Beyond Narrative: Literature, Culture, and the Borderlands of Narrativit
Scholarship in the wake of the ‘narrative turn’ has often tended to either expand the conceptual breadth of ‘narrative’ to encompass almost any form of cultural expression or to diagnose a binary opposition between narrative and non-narrative symbolic forms. The former tendency, a willingness to assume an a priori narrative quality in nearly everything, has diminished the value of narrative as an analytic category, while the latter, a tendency to dichotomize narrative and non-narrative forms, has obscured the extent to which the two mix, overlap, and interact in cultural materials and practices.

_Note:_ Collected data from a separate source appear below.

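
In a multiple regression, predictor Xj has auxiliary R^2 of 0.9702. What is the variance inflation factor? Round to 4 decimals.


Using VIF = 1/(1 - R^2_j):
1 - 0.9702 = 0.0298.
VIF = 33.5570.

33.5570


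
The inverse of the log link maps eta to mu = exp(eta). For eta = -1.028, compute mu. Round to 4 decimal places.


The inverse log link gives:
mu = exp(-1.028) = 0.3577.

0.3577


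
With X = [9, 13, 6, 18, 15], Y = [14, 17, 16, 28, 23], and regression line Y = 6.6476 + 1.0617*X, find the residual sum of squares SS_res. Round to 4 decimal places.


For each point, residual = actual - predicted.
Residuals: [-2.2029, -3.4497, 2.9822, 2.2418, 0.4269].
Sum of squared residuals = 30.8546.

30.8546


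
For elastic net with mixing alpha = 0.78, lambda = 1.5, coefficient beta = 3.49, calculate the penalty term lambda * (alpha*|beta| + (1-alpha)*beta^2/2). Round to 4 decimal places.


alpha * |beta| = 0.78 * 3.49 = 2.7222.
(1-alpha) * beta^2/2 = 0.22 * 12.1801/2 = 1.3398.
Total = 1.5 * (2.7222 + 1.3398) = 6.0930.

6.0930


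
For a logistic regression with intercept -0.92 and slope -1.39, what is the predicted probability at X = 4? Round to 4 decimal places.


Linear predictor: z = -0.92 + -1.39 * 4 = -6.4800.
P = 1/(1 + exp(6.4800)) = 1/(1 + 651.9709) = 0.0015.

0.0015


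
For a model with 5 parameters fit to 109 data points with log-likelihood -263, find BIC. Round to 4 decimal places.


k * ln(n) = 5 * ln(109) = 5 * 4.691348 = 23.456740.
-2 * loglik = -2 * (-263) = 526.
BIC = 23.456740 + 526 = 549.456740, which rounds to 549.4567.

549.4567


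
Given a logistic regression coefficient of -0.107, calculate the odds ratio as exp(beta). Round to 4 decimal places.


exp(-0.107) = 0.8985.
So the odds ratio is 0.8985.

0.8985


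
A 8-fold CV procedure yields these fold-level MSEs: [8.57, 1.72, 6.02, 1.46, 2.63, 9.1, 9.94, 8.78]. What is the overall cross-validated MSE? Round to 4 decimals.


Add all fold MSEs: 48.2200.
Divide by k = 8: 48.2200/8 = 6.0275.

6.0275


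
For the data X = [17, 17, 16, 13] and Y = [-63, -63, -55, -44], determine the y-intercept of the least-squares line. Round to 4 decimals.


Compute b1 = -4.6744 from the OLS formula.
With xbar = 15.7500 and ybar = -56.2500, the intercept is:
b0 = -56.2500 - -4.6744 * 15.7500 = 17.3721.

17.3721


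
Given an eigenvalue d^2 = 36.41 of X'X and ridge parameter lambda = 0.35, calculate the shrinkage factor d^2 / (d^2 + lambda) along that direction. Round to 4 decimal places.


Compute the denominator: 36.41 + 0.35 = 36.7600.
Shrinkage factor = 36.41 / 36.7600 = 0.9905.

0.9905


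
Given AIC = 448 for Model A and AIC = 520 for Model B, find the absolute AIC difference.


Compute |448 - 520| = 72.
Model A has the smaller AIC.

72


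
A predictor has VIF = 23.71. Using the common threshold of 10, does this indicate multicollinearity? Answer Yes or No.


The threshold is 10.
VIF = 23.71 is >= 10.
Multicollinearity indication: Yes.

Yes


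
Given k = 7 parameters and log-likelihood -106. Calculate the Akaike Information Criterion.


AIC = 2*7 - 2*(-106).
= 14 + 212 = 226.

226


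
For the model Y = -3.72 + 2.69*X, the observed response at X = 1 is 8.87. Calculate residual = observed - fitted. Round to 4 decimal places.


Compute yhat = -3.72 + (2.69)(1) = -1.0300.
Residual = actual - predicted = 8.87 - -1.0300 = 9.9000.

9.9000


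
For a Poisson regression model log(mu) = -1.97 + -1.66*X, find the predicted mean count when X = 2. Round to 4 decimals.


eta = -1.97 + -1.66 * 2 = -5.2900.
mu = exp(-5.2900) = 0.0050.

0.0050


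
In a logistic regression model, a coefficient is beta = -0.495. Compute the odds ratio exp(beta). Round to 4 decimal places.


Odds ratio = exp(beta) = exp(-0.495).
= 0.6096.

0.6096


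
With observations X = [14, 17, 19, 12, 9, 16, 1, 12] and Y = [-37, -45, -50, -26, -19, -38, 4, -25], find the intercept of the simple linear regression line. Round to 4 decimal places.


First find the slope: b1 = -3.0180.
Means: xbar = 12.5000, ybar = -29.5000.
b0 = ybar - b1 * xbar = -29.5000 - -3.0180 * 12.5000 = 8.2252.

8.2252


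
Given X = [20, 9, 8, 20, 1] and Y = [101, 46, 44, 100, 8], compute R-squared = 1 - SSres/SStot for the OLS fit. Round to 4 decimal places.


The fitted line is Y = 3.5154 + 4.8521*X.
SSres = 4.8258, SStot = 6436.8000.
R^2 = 1 - SSres/SStot = 0.9993.

0.9993


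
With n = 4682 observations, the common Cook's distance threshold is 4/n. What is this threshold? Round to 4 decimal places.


The threshold is 4/n.
4/4682 = 0.0009.

0.0009


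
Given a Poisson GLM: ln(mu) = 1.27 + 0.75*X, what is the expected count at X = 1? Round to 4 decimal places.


Compute eta = 1.27 + 0.75 * 1 = 2.0200.
Apply inverse link: mu = e^2.0200 = 7.5383.

7.5383


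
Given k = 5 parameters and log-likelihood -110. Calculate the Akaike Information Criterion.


Compute:
2k = 2*5 = 10.
-2*loglik = -2*(-110) = 220.
AIC = 10 + 220 = 230.

230


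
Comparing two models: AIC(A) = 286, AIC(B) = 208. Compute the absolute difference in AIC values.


|AIC_A - AIC_B| = |286 - 208| = 78.
Model B is preferred (lower AIC).

78


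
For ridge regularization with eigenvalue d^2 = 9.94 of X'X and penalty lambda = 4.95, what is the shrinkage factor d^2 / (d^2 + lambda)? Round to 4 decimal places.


Compute the denominator: 9.94 + 4.95 = 14.8900.
Shrinkage factor = 9.94 / 14.8900 = 0.6676.

0.6676


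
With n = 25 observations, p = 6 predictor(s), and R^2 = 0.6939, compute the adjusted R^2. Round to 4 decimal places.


Using the formula:
(1 - 0.6939) = 0.3061.
Multiply by 24/18: 0.3061 * 24 = 7.3464, then 7.3464 / 18 = 0.4081.
Adj R^2 = 1 - 0.4081 = 0.5919.

0.5919


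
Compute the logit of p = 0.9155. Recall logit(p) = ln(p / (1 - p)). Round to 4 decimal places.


1 - p = 0.0845.
p/(1-p) = 10.8343.
logit = ln(10.8343) = 2.3827.

2.3827


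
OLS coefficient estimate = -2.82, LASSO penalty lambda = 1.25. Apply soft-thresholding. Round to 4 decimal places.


Check: |-2.82| = 2.82 vs lambda = 1.25.
Since |beta| > lambda, coefficient = sign(beta)*(|beta| - lambda) = -1.5700.
Soft-thresholded coefficient = -1.5700.

-1.5700


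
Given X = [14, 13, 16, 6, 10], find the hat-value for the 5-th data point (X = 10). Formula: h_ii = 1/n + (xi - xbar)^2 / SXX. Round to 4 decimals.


Compute xbar = 11.8000 with n = 5 observations.
SXX = 60.8000.
Leverage = 1/5 + (10 - 11.8000)^2/60.8000 = 0.2533.

0.2533


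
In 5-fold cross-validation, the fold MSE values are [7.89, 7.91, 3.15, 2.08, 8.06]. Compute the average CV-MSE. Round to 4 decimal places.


Total MSE across folds = 29.0900.
CV-MSE = 29.0900/5 = 5.8180.

5.8180


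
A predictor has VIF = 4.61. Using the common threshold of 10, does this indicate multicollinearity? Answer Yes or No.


The threshold is 10.
VIF = 4.61 is < 10.
Multicollinearity indication: No.

No


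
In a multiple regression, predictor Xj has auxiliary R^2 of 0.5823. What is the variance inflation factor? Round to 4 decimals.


VIF = 1 / (1 - 0.5823).
= 1 / 0.4177 = 2.3941.

2.3941


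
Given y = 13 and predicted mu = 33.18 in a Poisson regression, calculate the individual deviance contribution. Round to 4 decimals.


y/mu = 13/33.18 = 0.391802 (approx.), and ln(13/33.18) = -0.936998.
y * ln(y/mu) = 13 * -0.936998 = -12.180974.
y - mu = -20.18.
D = 2 * (-12.180974 - -20.18) = 15.998052, which rounds to 15.9981.

15.9981


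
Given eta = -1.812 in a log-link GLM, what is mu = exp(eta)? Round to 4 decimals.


Apply the inverse link:
mu = e^-1.812 = 0.1633.

0.1633


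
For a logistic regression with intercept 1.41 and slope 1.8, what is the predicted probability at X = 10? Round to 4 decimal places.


Linear predictor: z = 1.41 + 1.8 * 10 = 19.4100.
P = 1/(1 + exp(-19.4100)) = 1/(1 + 0.0000) = 1.0000.

1.0000


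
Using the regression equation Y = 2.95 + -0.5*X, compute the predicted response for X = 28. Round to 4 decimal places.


Plug X = 28 into Y = 2.95 + -0.5*X:
Y = 2.95 + -14.0000 = -11.0500.

-11.0500


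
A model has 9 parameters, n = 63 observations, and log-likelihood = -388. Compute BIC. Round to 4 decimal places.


k * ln(n) = 9 * ln(63) = 9 * 4.143135 = 37.288215.
-2 * loglik = -2 * (-388) = 776.
BIC = 37.288215 + 776 = 813.288215, which rounds to 813.2882.

813.2882


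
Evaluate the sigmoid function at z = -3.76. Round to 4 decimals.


exp(3.7600) = 42.9484.
1 + exp(-z) = 43.9484.
sigmoid = 1/43.9484 = 0.0228.

0.0228


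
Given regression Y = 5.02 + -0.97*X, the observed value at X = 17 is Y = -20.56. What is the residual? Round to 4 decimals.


Compute yhat = 5.02 + (-0.97)(17) = -11.4700.
Residual = actual - predicted = -20.56 - -11.4700 = -9.0900.

-9.0900


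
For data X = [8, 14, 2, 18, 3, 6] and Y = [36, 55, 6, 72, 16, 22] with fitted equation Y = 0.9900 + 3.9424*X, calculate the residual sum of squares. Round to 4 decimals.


Compute predicted values, then residuals = yi - yhat_i.
Residuals: [3.4708, -1.1836, -2.8748, 0.0468, 3.1828, -2.6444].
SSres = sum(residual^2) = 38.8371.

38.8371


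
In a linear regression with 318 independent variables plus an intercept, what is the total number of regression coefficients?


Total coefficients = number of predictors + 1 (for the intercept).
= 318 + 1 = 319.

319


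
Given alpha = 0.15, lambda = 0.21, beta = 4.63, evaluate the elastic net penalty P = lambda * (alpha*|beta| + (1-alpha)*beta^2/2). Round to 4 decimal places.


Compute:
L1 = 0.15 * 4.63 = 0.6945.
L2 = 0.85 * 4.63^2 / 2 = 9.1107.
Penalty = 0.21 * (0.6945 + 9.1107) = 2.0591.

2.0591


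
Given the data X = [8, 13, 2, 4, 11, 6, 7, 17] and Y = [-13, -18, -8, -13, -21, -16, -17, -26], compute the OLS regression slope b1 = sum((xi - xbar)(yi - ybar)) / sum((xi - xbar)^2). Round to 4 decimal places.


First compute the means: xbar = 8.5000, ybar = -16.5000.
Then S_xx = sum((xi - xbar)^2) = 170.0000.
S_xy = sum((xi - xbar)(yi - ybar)) = -172.0000.
b1 = S_xy / S_xx = -172.0000 / 170.0000 = -1.0118.

-1.0118


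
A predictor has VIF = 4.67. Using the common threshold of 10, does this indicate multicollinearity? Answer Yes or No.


Compare VIF = 4.67 to the threshold of 10.
4.67 < 10, so the answer is No.

No


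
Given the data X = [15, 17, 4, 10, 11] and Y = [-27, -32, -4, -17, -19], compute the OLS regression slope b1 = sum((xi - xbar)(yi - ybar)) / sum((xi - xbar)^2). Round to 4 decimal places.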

This conference aims to instead focus on the areas of overlap, the borderlands between narrative and other symbolic logics, with a particular interest in the cultural work that is done there. More specifically, it asks how the narrative and the non-narrative—tied to symbolic forms such as database, play, spectacle, ritual, network, or the lyric—work together in instances of cultural expression.
We are interested in contributions, both case studies of individual, non-narrative practices as well as more theory-driven investigations, that address questions like: How can the narrative potentiality shared by presumably non-narrative forms such as databases and rituals be described? Where and how do narrative ‘residues’ and the extra-narrative qualities of spectacle and play overlap? What insights become available when such symbolic forms are approached comparatively? In what social, medial, and topical contexts does narrative liminality tend to get activated? What particular meaning-making and cultural work does it enable? How does ‘latent’ narrativity structure the knowledges, communities, or senses of self produced by such cultural expressions?